A couple of comments about (affine) accessor performance:
- With optimizations off, accessors will be much slower than using pointers. There are several layers of anonymous objects that get created by accessors to support the array indexing syntax. With optimizations on then they all get optimized away, but with optimizations off, you'll be paying for several object constructors and destructors on the stack and several function calls for each access.

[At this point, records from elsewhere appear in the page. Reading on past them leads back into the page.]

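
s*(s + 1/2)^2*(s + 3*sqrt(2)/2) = s^4 + s^3 + 3*sqrt(2)*s^3/2 + s^2/4 + 3*sqrt(2)*s^2/2 + 3*sqrt(2)*s/8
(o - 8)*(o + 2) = o^2 - 6*o - 16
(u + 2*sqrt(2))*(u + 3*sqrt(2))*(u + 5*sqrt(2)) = u^3 + 10*sqrt(2)*u^2 + 62*u + 60*sqrt(2)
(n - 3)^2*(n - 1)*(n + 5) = n^4 - 2*n^3 - 20*n^2 + 66*n - 45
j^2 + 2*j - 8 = (j - 2)*(j + 4)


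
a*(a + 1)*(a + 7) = a^3 + 8*a^2 + 7*a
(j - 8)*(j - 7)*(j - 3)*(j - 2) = j^4 - 20*j^3 + 137*j^2 - 370*j + 336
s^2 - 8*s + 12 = (s - 6)*(s - 2)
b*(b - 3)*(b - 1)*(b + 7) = b^4 + 3*b^3 - 25*b^2 + 21*b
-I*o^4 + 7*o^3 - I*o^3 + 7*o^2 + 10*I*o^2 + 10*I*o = o*(o + 2*I)*(o + 5*I)*(-I*o - I)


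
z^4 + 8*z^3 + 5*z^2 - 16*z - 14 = (z + 1)*(z + 7)*(z - sqrt(2))*(z + sqrt(2))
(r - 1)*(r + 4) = r^2 + 3*r - 4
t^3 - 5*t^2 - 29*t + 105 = (t - 7)*(t - 3)*(t + 5)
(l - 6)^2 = l^2 - 12*l + 36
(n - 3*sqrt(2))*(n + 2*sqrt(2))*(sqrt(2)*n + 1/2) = sqrt(2)*n^3 - 3*n^2/2 - 25*sqrt(2)*n/2 - 6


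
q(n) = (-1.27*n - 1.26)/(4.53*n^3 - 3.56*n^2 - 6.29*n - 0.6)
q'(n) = (-1.27*n - 1.26)*(-13.59*n^2 + 7.12*n + 6.29)/(4.53*n^3 - 3.56*n^2 - 6.29*n - 0.6)^2 - 1.27/(4.53*n^3 - 3.56*n^2 - 6.29*n - 0.6)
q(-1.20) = -0.04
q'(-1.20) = 0.05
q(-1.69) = -0.04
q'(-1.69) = -0.02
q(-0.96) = 0.02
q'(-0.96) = 0.84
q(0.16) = 0.87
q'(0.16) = -2.92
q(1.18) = 0.50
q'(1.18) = 0.61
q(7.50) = -0.01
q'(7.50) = 0.00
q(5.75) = -0.01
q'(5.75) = 0.01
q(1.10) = 0.46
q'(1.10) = 0.40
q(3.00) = -0.07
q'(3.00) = 0.08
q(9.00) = -0.00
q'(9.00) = 0.00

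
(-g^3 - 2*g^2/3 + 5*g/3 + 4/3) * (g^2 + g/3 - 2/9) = -g^5 - g^4 + 5*g^3/3 + 55*g^2/27 + 2*g/27 - 8/27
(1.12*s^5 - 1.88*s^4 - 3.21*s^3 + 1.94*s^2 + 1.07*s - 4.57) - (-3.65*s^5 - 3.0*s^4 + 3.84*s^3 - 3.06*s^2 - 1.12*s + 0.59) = 4.77*s^5 + 1.12*s^4 - 7.05*s^3 + 5.0*s^2 + 2.19*s - 5.16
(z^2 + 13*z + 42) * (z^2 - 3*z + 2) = z^4 + 10*z^3 + 5*z^2 - 100*z + 84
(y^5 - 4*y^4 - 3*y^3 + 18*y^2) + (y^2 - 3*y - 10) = y^5 - 4*y^4 - 3*y^3 + 19*y^2 - 3*y - 10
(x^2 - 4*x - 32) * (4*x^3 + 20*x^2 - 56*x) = 4*x^5 + 4*x^4 - 264*x^3 - 416*x^2 + 1792*x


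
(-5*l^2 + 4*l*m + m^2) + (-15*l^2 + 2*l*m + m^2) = -20*l^2 + 6*l*m + 2*m^2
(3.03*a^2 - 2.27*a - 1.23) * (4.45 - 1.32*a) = -3.9996*a^3 + 16.4799*a^2 - 8.4779*a - 5.4735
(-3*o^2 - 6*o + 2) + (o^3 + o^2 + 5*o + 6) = o^3 - 2*o^2 - o + 8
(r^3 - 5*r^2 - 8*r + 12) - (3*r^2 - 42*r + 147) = r^3 - 8*r^2 + 34*r - 135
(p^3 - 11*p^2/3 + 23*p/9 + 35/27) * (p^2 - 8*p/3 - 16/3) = p^5 - 19*p^4/3 + 7*p^3 + 379*p^2/27 - 1384*p/81 - 560/81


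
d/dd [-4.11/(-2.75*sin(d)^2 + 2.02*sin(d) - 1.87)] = (8.3022 - 22.605*sin(d))*cos(d)/(2.75*sin(d)^2 - 2.02*sin(d) + 1.87)^2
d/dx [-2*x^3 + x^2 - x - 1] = -6*x^2 + 2*x - 1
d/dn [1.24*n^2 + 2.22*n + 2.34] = 2.48*n + 2.22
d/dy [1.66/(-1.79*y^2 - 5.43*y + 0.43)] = (5.9428*y + 9.0138)/(1.79*y^2 + 5.43*y - 0.43)^2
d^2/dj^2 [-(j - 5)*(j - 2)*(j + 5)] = 4 - 6*j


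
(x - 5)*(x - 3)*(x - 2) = x^3 - 10*x^2 + 31*x - 30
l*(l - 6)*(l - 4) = l^3 - 10*l^2 + 24*l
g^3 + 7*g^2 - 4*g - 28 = (g - 2)*(g + 2)*(g + 7)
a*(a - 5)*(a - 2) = a^3 - 7*a^2 + 10*a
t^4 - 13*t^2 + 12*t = t*(t - 3)*(t - 1)*(t + 4)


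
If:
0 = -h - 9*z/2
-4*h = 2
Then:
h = -1/2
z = 1/9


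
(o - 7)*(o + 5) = o^2 - 2*o - 35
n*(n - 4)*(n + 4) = n^3 - 16*n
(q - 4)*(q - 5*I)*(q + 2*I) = q^3 - 4*q^2 - 3*I*q^2 + 10*q + 12*I*q - 40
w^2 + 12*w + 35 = (w + 5)*(w + 7)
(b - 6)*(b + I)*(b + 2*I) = b^3 - 6*b^2 + 3*I*b^2 - 2*b - 18*I*b + 12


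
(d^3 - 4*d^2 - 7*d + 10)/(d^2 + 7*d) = (d^3 - 4*d^2 - 7*d + 10)/(d*(d + 7))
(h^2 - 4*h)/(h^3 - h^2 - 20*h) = (4 - h)/(-h^2 + h + 20)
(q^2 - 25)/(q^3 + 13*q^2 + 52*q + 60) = (q - 5)/(q^2 + 8*q + 12)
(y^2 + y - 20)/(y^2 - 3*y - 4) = (y + 5)/(y + 1)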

- If you're going to compare accessor performance to using raw pointers, make sure your strides are actually dynamic values in the non-accessor code. If the compiler can see constants it will constant fold them away and then you're not really comparing apples-to-apples because the strides will still look dynamic in an accessor. If you know your strides are compile-time constants you should probably get a raw pointer and generate loops with constant strides as the compiler will generate faster code. We don't have a way today to specify static strides in our accessors since they are designed to be portable across different layouts. If you want to bake in assumptions about layouts into the code that is what the raw pointer support is for. I wouldn't complain if someone wants to go build an accessor that supports compile-time constant strides and make a merge request, but it's not at the top of the priority list for Legion right now.
- For multi-dimensional accessors, I've noticed that even with optimizations on, compilers usually will not automatically deduce the strength reduction optimization on the pointer arithmetic (despite the fact that the accesor object and therefore it's member strides are marked
const
), and therefore it ends up doing a full inner product of the indexing point with the strides on each iteration of a (nested) loop. It's quite unfortunate that this occurs, but I've noticed the same behavior on gcc, clang, and icc, so something about our code is preventing the strength reduction optimization, but I have no idea what it is. - With optimizations on (
-O3
), I have seen the compiler automatically vectorize code that uses accesors, although I personally have only seen this when using 1-D accessors. (To confirm vectorization you have to look at the generated assembly code.) I think the multi-dimensional accessors have problem with the strength reduction optimization mentioned above which is a precursor to the vectorization optimization (e.g. knowing that you can do vectorized loads and stores).